Most of these mods will increase power, but at higher rpms. Many of these mods do not enhance low rpm performance very much, if at all. Take the performance cam. While they allow more air, more time to enter the cylinder, at high rpms, at lower rpms or idle, they become inefficient. This is why you will notice a lopey idle with many high performance engines. It may sound cool, but they are actually running pretty poorly and probably burning extra fuel in the process.

Another means to increasing power is to increase displacement. Like anything else, a physically bigger engine, allows more air and more fuel to enter the cylinders to burn. A V8 for example, will always produce more hp than a 4 cylinder or six cylinder, simply by having a larger physical size.

Superchargers and turbochargers are just another way to increase the amount of air into the engine. They do require an increase in the delivery of fuel, but they can increase power substantially because they can force feed more air into the engine, than the engine can draw on it's own. This is the only true replacement for displacement. With supercharging or turbocharging, a smaller engine can indeed produce more hp than a naturally aspirated V8.

Power adders such as nitrous oxide, isn't a fuel in itself, but it does have qualities which increase hp by it's use. First, nitrous oxide has the ability to cool down the intake charge, a lot! Thus increasing the density of the incoming air, much like an intercooler does, on a turbo'ed engine. This increased density means more air enters the engine. Next, nitrous oxide contains oxygen which also burns with the fuel. It's simply adding more air into the engine for the fuel to burn with and releasing more power.

Besides nitrous oxide, plain old water can be a power adder. Water injection can be used to increase hp. It works similarly to nitrous, in that it cools the intake charge, increasing the density of the air entering the engine. Add more fuel and you make more power.

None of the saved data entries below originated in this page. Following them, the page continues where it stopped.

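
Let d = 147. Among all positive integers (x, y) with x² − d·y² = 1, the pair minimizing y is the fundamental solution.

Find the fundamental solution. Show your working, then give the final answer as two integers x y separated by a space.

[12; 8,24] for √147; ℓ=2 ⇒ convergent index 1
step 0: (12, 1)  from 12·(1,0) + (0,1)
step 1: (97, 8)  from 8·(12,1) + (1,0)
fundamental: x₁=97, y₁=8  (since 9409 − 147·64 = 1)

97 8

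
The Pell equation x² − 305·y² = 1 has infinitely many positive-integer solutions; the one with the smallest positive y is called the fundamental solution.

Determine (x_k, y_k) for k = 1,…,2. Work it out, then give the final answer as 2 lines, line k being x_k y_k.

489 28
478241 27384

d=305: √d = [17; 2,6,2,34] (ℓ=4, even), read p_3/q_3
step 0: (17, 1)  from 17·(1,0) + (0,1)
step 1: (35, 2)  from 2·(17,1) + (1,0)
step 2: (227, 13)  from 6·(35,2) + (17,1)
step 3: (489, 28)  from 2·(227,13) + (35,2)
fundamental: x₁=489, y₁=28  (since 239121 − 305·784 = 1)
(489+28√305)^2 = 478241 + 27384√305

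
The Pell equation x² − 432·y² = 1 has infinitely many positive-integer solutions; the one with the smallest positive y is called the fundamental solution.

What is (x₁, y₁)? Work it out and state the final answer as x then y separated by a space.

1351 65

√432 = [20; 1,3,1,1,1,3,1,40, …], period ℓ=8 (even) → k=7
a_0=20:  p_0=20·1+0=20,  q_0=20·0+1=1
a_1=1:  p_1=1·20+1=21,  q_1=1·1+0=1
a_2=3:  p_2=3·21+20=83,  q_2=3·1+1=4
a_3=1:  p_3=1·83+21=104,  q_3=1·4+1=5
a_4=1:  p_4=1·104+83=187,  q_4=1·5+4=9
…
a_6=3:  p_6=3·291+187=1060,  q_6=3·14+9=51
a_7=1:  p_7=1·1060+291=1351,  q_7=1·51+14=65
(x₁, y₁) = (1351, 65);  1351² − 432·65² = 1 ✓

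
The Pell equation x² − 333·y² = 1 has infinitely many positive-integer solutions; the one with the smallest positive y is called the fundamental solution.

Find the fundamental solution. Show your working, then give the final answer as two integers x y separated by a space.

73 4

[18; 4,36] for √333; ℓ=2 ⇒ convergent index 1
a_0=18:  p_0=18·1+0=18,  q_0=18·0+1=1
a_1=4:  p_1=4·18+1=73,  q_1=4·1+0=4
(x₁, y₁) = (73, 4);  73² − 333·4² = 1 ✓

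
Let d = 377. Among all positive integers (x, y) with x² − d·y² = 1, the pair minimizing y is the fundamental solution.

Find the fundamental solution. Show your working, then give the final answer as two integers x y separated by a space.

[19; 2,2,2,38] for √377; ℓ=4 ⇒ convergent index 3
a_0=19:  p_0=19·1+0=19,  q_0=19·0+1=1
…
a_2=2:  p_2=2·39+19=97,  q_2=2·2+1=5
a_3=2:  p_3=2·97+39=233,  q_3=2·5+2=12
fundamental: x₁=233, y₁=12  (since 54289 − 377·144 = 1)

233 12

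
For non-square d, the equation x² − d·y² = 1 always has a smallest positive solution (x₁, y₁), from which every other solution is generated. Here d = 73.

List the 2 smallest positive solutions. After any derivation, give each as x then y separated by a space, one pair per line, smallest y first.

2281249 267000
10408194000001 1218186966000

√73 = [8; 1,1,5,5,1,1,16, …], period ℓ=7 (odd) → k=13
i=0: a=8 ⇒ p=8, q=1
i=1: a=1 ⇒ p=9, q=1
i=2: a=1 ⇒ p=17, q=2
i=3: a=5 ⇒ p=94, q=11
i=4: a=5 ⇒ p=487, q=57
i=5: a=1 ⇒ p=581, q=68
i=6: a=1 ⇒ p=1068, q=125
i=7: a=16 ⇒ p=17669, q=2068
i=8: a=1 ⇒ p=18737, q=2193
i=9: a=1 ⇒ p=36406, q=4261
…
i=11: a=5 ⇒ p=1040241, q=121751
i=12: a=1 ⇒ p=1241008, q=145249
i=13: a=1 ⇒ p=2281249, q=267000
fundamental: x₁=2281249, y₁=267000  (since 5204097000001 − 73·71289000000 = 1)
(2281249+267000√73)^2 = 10408194000001 + 1218186966000√73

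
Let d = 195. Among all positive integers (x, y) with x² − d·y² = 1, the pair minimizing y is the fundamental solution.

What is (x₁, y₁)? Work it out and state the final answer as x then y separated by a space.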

There are other types of fuels which naturally produce more power due to whats known as energy density. Diesel, for example contains almost twice the energy density of gasoline, per gallon. This is also why diesels tend to inherently produce greater torque and increased fuel economy at far less engine rpms. At the other end of the spectrum of fuels, you have nitromethane. Technically, engines that burn nitro, tend to be very high horsepower engines. Top fuel dragsters exclusively run on nitromethane, but the fuel itself has a very low energy density. The difference is, in a top fuel engine, you can burn over 7X the amount of fuel in the engine at once, thus releasing an enormous amount of power at the cost of horrendous fuel economy.

So in a nut shell. Making power is a matter of introducing as much air and fuel into the cylinders at higher rpms, as possible. Performance parts, such as "chips", physically cannot trick the computer enough to introduce increased amount of air and fuel into the engine to make a significant difference. Nor do other "bolt on" products which promise performance, like special spark plugs, or fuel line magnets.